Basically for the same reasons why they don't pay taxes or vote in other countries. It's also something that's very hard to control with internet now and most countries simply freely allow this service trade with selected "friendly" countries.

There's no real visa, but there's still a common set of rules they share and that act as a "worldwide visa" in a way; with the "non-friendly" countries, that freedom is not given so easily as the governments will monitor transactions and communication (or make all this impossible.) For example, I doubt there's any North Korean freelancers on Elance.
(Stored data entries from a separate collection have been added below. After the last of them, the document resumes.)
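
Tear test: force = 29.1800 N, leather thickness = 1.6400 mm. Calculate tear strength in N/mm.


Formula: Tear strength = force / thickness
Substituting: Tear strength = 29.1800 / 1.6400
Result: 17.7927 N/mm


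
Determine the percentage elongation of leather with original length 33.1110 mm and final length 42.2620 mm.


Formula: Elongation = (Lf - L0) / L0 * 100
Substituting: Elongation = (42.2620 - 33.1110) / 33.1110 * 100
Result: 27.6373 %


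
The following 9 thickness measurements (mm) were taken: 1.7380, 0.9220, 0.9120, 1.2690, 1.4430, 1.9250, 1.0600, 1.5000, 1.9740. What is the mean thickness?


Formula: Average = sum / n
Substituting: Average = 12.7430 / 9
Result: 1.4159 mm


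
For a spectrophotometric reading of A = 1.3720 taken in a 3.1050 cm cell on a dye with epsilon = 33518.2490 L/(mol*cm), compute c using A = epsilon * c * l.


Formula: c = A / (epsilon * l)
Substituting: c = 1.3720 / (33518.2490 * 3.1050)
Result: 1.3183e-05 mol/L


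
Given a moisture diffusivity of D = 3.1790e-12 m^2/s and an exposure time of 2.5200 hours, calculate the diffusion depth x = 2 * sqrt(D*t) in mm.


t = 2.5200 hr * 3600 = 9072.0000 s
D * t = 3.1790e-12 * 9072.0000 = 2.8840e-08
x = 2 * sqrt(D*t) = 2 * sqrt(2.8840e-08) = 3.3965e-04 m = 0.3396 mm


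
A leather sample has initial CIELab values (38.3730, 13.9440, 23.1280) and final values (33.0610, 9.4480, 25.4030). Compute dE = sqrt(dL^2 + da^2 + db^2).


dL = -5.3120, da = -4.4960, db = 2.2750
dE = sqrt((-5.3120)^2 + (-4.4960)^2 + 2.2750^2) = 7.3217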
The agreement of friendly countries is something like "manage your people, I'll manage mines and let's keep in touch." That's the easiest and cheapest way to manage international trade when there's no central power.

A visa is like a permission and also a guarantee that the person to who it's granted will get some protection but will also need to follow the laws and regulations of the country. It's like a temporary contract.

Technically, the reason why they don't need a real visa when doing freelance oversea is because the freelancer doesn't gain/require any benefits from the country of the buyer and doesn't have any extra right/protection in it either; the only protection of a freelancer in this case is the laws and regulations the buyers must submit to in his/her own country. The freelancer doesn't cost anything to the buyer's country if he follows the basic international rules (eg. no electronic fraud or money laundering or illegal trade.)

In theory, the freelancer doesn't have any obligation towards this country either, besides the special treaties and accords his/her own country has with the country his/her employer is located.

I'm not a lawyer but I guess that's the simplest way to explain why it's legal and doesn't require a real visa.